What Should You Do if Your Daughter Hates You?
What Should You Do if Your Daughter Hates You?
Raising a child is difficult enough, but it can become even tougher when your kid decides they just don’t like you anymore. Whether you got into a fight or she’s just been moody lately, hearing the words “I hate you” can really do a number on your relationship. Fortunately, there are a few ways you can work around her feelings and get your parent-daughter relationship back on track. Keep reading to see how you can approach your daughter and be there for her when she wants to talk.
Steps

Listen to her.

If she’s telling you she hates you, hear her out. Even though it might be tough to hear, it’s important that you let her talk and say what she needs to say. If she feels like she can express herself, she’ll be more likely to work on her issues with you. It’s important not to yell over her or cut her off. If you do that, you’ll only make the issue worse. If you’re dealing with an adult daughter who is angry at you, it’s even more important that you listen to what she has to say. If you two can have a real discussion about what’s bothering her, you may be able to repair your relationship.

Validate her opinion.

She can’t help what she’s feeling right now. Even if it seems dramatic or a little ridiculous to you, try to tell her that her thoughts and feelings are valid. Thank her for opening up to you to encourage her to do it more in the future. You could say something like, “Thank you for telling me that. I had no idea you felt that way. It sounds like you’re going through a really tough time.” Try not to talk down to her, especially if you’re dealing with an adult child. Talk to her like she’s an adult to have a more rational discussion.

Give her some space.

Pushing her to talk might only make it worse. If your daughter says she hates you and she doesn’t want to be around you, let it go. She’ll take the time to cool off, and you two can hopefully talk it out when she’s feeling a little better. It will also give you some time to cool off, too. It hurts to hear your daughter say that she hates you, so you can take some time to work through your emotions.

Stay calm.

Try not to get angry or upset. Although it can be tough to hear the words “I hate you,” don’t show it. The more you can stay in control of your emotions, the smoother your interactions with each other will go. If you react with anger, you two are most likely going to get into a fight.

Keep the rules the same.

Have the same boundaries that you’ve always had with your daughter. If she’s still living at home, keep her curfew the same. If your daughter is an adult and out of the house, let her come over and visit whenever she likes. The more you maintain stability, the better the outcome will be. It’s natural to want to buckle down and enforce rules on your daughter, especially if she’s a teenager. However, children with strict parents tend to act out in secret, and they won’t open up to you as much about issues in their lives.

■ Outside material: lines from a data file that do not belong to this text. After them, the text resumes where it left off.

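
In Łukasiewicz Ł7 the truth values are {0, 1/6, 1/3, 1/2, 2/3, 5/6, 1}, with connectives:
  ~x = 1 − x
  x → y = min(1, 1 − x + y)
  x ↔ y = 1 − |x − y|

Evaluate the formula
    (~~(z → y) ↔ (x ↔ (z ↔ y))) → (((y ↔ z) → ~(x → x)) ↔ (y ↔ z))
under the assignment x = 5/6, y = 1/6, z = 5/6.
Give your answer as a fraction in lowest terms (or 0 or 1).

5/6

z → y = 5/6 → 1/6 = 1/3
~(z → y) = ~1/3 = 2/3
~~(z → y) = ~2/3 = 1/3
z ↔ y = 5/6 ↔ 1/6 = 1/3
x ↔ (z ↔ y) = 5/6 ↔ 1/3 = 1/2
~~(z → y) ↔ (x ↔ (z ↔ y)) = 1/3 ↔ 1/2 = 5/6
y ↔ z = 1/6 ↔ 5/6 = 1/3
x → x = 5/6 → 5/6 = 1
~(x → x) = ~1 = 0
(y ↔ z) → ~(x → x) = 1/3 → 0 = 2/3
y ↔ z = 1/6 ↔ 5/6 = 1/3
((y ↔ z) → ~(x → x)) ↔ (y ↔ z) = 2/3 ↔ 1/3 = 2/3
(~~(z → y) ↔ (x ↔ (z ↔ y))) → (((y ↔ z) → ~(x → x)) ↔ (y ↔ z)) = 5/6 → 2/3 = 5/6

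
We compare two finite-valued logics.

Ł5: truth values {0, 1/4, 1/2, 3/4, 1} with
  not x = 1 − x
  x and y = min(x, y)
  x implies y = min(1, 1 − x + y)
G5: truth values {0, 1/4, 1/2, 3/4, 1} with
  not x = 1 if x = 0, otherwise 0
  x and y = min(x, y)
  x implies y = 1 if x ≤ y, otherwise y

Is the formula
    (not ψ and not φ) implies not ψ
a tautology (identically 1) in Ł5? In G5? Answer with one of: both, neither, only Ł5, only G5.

both

In Ł5: every assignment gives 1 — tautology.
In G5: every assignment gives 1 — tautology.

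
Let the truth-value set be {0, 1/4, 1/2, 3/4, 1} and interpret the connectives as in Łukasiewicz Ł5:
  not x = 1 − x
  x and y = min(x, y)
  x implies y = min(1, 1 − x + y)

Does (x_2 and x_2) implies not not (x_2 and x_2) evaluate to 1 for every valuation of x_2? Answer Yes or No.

Yes

x_2 = 0 ↦ 1
x_2 = 1/4 ↦ 1
x_2 = 1/2 ↦ 1
x_2 = 3/4 ↦ 1
x_2 = 1 ↦ 1
Every assignment gives a value ≥ 1.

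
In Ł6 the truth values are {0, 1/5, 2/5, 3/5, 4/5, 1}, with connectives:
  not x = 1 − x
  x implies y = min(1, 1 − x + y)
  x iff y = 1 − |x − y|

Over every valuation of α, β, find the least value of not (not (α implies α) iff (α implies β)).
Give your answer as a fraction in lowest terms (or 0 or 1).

0

Take α = 1, β = 0:
α implies α = 1 implies 1 = 1
not (α implies α) = not 1 = 0
α implies β = 1 implies 0 = 0
not (α implies α) iff (α implies β) = 0 iff 0 = 1
not (not (α implies α) iff (α implies β)) = not 1 = 0
No assignment yields a value below 0, so this is the minimum.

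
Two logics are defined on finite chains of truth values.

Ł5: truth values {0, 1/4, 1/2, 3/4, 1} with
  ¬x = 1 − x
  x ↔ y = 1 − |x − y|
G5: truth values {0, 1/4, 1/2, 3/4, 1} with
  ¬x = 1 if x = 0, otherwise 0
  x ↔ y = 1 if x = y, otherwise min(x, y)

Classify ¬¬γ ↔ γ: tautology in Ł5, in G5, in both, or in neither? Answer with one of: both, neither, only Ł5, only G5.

only Ł5

In Ł5: every assignment gives 1 — tautology.
In G5: at γ = 1/4 the value is 1/4 — not a tautology.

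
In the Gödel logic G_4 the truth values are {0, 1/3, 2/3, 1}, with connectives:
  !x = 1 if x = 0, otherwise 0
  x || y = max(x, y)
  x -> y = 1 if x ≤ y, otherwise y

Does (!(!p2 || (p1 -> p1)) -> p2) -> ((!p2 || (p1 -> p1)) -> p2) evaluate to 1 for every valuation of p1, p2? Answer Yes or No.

Counterexample: take p1 = 0, p2 = 0.
!p2 = !0 = 1
p1 -> p1 = 0 -> 0 = 1
!p2 || (p1 -> p1) = 1 || 1 = 1
!(!p2 || (p1 -> p1)) = !1 = 0
!(!p2 || (p1 -> p1)) -> p2 = 0 -> 0 = 1
!p2 = !0 = 1
p1 -> p1 = 0 -> 0 = 1
!p2 || (p1 -> p1) = 1 || 1 = 1
(!p2 || (p1 -> p1)) -> p2 = 1 -> 0 = 0
(!(!p2 || (p1 -> p1)) -> p2) -> ((!p2 || (p1 -> p1)) -> p2) = 1 -> 0 = 0
This gives 0 ≠ 1.

No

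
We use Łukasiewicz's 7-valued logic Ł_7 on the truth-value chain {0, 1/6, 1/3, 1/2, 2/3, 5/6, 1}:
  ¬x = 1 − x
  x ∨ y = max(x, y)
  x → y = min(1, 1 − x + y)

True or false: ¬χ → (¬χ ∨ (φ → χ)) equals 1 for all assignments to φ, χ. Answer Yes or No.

At φ = 1/6, χ = 1/6, for instance:
¬χ = ¬1/6 = 5/6
φ → χ = 1/6 → 1/6 = 1
¬χ ∨ (φ → χ) = 5/6 ∨ 1 = 1
¬χ → (¬χ ∨ (φ → χ)) = 5/6 → 1 = 1
and checking the remaining 48 assignments likewise gives ≥ 1 in every case.

Yes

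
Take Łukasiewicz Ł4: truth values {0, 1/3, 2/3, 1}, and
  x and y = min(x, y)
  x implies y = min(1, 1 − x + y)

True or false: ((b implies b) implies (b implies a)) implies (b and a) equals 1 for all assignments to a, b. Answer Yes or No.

No

Counterexample: take a = 0, b = 0.
b implies b = 0 implies 0 = 1
b implies a = 0 implies 0 = 1
(b implies b) implies (b implies a) = 1 implies 1 = 1
b and a = 0 and 0 = 0
((b implies b) implies (b implies a)) implies (b and a) = 1 implies 0 = 0
This gives 0 ≠ 1.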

Praise her for the positives.

Try to call out her good behavior, not just the bad. Any time you notice your daughter doing something good, point it out and tell her how proud you are. It doesn’t matter how old she is—she’ll appreciate the support from you. Oftentimes, disrespectful or troubled children only interact with their parents when they’ve done something wrong, which can lead to resentment and anger. If your daughter is a teenager, praise her for good test scores or following her curfew. If your daughter is an adult, praise her for larger things, like her direction in life or her own children.

Counteract her hate with love.

Whatever you do, don’t stop loving your daughter. Even though she says she hates you now, she’s probably not going to feel that way forever. Keep being her parent and stick by her side no matter what. You might have to deal with some sullen moods or a few snarky words, especially when your daughter is a teenager.

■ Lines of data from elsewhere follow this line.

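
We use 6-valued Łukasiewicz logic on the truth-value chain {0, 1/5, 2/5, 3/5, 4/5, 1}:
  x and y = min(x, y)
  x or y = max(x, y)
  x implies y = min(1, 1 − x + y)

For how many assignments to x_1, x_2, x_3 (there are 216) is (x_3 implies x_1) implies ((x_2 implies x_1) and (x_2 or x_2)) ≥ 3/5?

125

value 1: 39 assignments (counts)
value 4/5: 41 assignments (counts)
value 3/5: 45 assignments (counts)
value 2/5: 39 assignments
value 1/5: 30 assignments
value 0: 22 assignments
So 125 of the 216 assignments meet the threshold.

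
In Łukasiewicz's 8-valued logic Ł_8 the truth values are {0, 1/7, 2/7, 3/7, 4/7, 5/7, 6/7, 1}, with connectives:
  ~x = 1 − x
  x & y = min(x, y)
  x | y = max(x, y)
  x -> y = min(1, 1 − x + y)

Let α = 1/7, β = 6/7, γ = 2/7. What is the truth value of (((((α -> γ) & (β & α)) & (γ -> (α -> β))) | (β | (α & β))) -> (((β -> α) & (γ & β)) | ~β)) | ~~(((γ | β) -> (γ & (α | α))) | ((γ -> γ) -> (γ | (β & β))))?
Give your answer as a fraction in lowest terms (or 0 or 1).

α -> γ = 1/7 -> 2/7 = 1
β & α = 6/7 & 1/7 = 1/7
(α -> γ) & (β & α) = 1 & 1/7 = 1/7
α -> β = 1/7 -> 6/7 = 1
γ -> (α -> β) = 2/7 -> 1 = 1
((α -> γ) & (β & α)) & (γ -> (α -> β)) = 1/7 & 1 = 1/7
α & β = 1/7 & 6/7 = 1/7
β | (α & β) = 6/7 | 1/7 = 6/7
(((α -> γ) & (β & α)) & (γ -> (α -> β))) | (β | (α & β)) = 1/7 | 6/7 = 6/7
β -> α = 6/7 -> 1/7 = 2/7
γ & β = 2/7 & 6/7 = 2/7
(β -> α) & (γ & β) = 2/7 & 2/7 = 2/7
~β = ~6/7 = 1/7
((β -> α) & (γ & β)) | ~β = 2/7 | 1/7 = 2/7
((((α -> γ) & (β & α)) & (γ -> (α -> β))) | (β | (α & β))) -> (((β -> α) & (γ & β)) | ~β) = 6/7 -> 2/7 = 3/7
γ | β = 2/7 | 6/7 = 6/7
α | α = 1/7 | 1/7 = 1/7
γ & (α | α) = 2/7 & 1/7 = 1/7
(γ | β) -> (γ & (α | α)) = 6/7 -> 1/7 = 2/7
γ -> γ = 2/7 -> 2/7 = 1
β & β = 6/7 & 6/7 = 6/7
γ | (β & β) = 2/7 | 6/7 = 6/7
(γ -> γ) -> (γ | (β & β)) = 1 -> 6/7 = 6/7
((γ | β) -> (γ & (α | α))) | ((γ -> γ) -> (γ | (β & β))) = 2/7 | 6/7 = 6/7
~(((γ | β) -> (γ & (α | α))) | ((γ -> γ) -> (γ | (β & β)))) = ~6/7 = 1/7
~~(((γ | β) -> (γ & (α | α))) | ((γ -> γ) -> (γ | (β & β)))) = ~1/7 = 6/7
(((((α -> γ) & (β & α)) & (γ -> (α -> β))) | (β | (α & β))) -> (((β -> α) & (γ & β)) | ~β)) | ~~(((γ | β) -> (γ & (α | α))) | ((γ -> γ) -> (γ | (β & β)))) = 3/7 | 6/7 = 6/7

6/7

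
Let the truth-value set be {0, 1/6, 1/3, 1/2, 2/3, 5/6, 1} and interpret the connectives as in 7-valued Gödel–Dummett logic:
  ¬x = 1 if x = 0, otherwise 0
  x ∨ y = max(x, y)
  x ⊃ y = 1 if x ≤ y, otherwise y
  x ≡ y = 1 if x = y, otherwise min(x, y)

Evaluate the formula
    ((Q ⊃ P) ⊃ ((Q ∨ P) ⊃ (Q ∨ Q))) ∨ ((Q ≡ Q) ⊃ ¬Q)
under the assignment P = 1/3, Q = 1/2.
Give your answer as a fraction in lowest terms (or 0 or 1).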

Get to the root of the problem.

What is your daughter actually angry about? Is it something that you did, or is she stressed about another area of her life? You can calmly and gently ask her about what’s going on, but be careful not to push it (and don’t get offended if she doesn’t tell you anything). You could say something like, “I noticed that you haven’t been as excited about school lately. Is everything okay?” If your daughter is an adult and she’s mad at you, she’ll probably be able to articulate why. Try to hear her out, even if it hurts your feelings.

Distract yourself if you start ruminating.

It can be tough to deal with conflict from your own child. If you notice your thoughts start spinning or you can’t stop thinking about it, try to do something distracting. Go for a jog, do a crossword puzzle, or play with a pet. The more you can stop thinking about it so much, the better you’ll feel. Try to pay attention to your body, too. Relax your shoulders, unclench your jaw, and take a deep breath in and out.

Be there when she reaches out again.

Welcome her with open arms. Try not to hold it against her, and work on strengthening your relationship going forward. Spend some time together just the two of you, and don’t bring up the fact that you two weren’t getting along so well earlier. Try to always stay open so she feels welcomed by you. If you push her away, there’s a chance she won’t ever want to reconnect with you.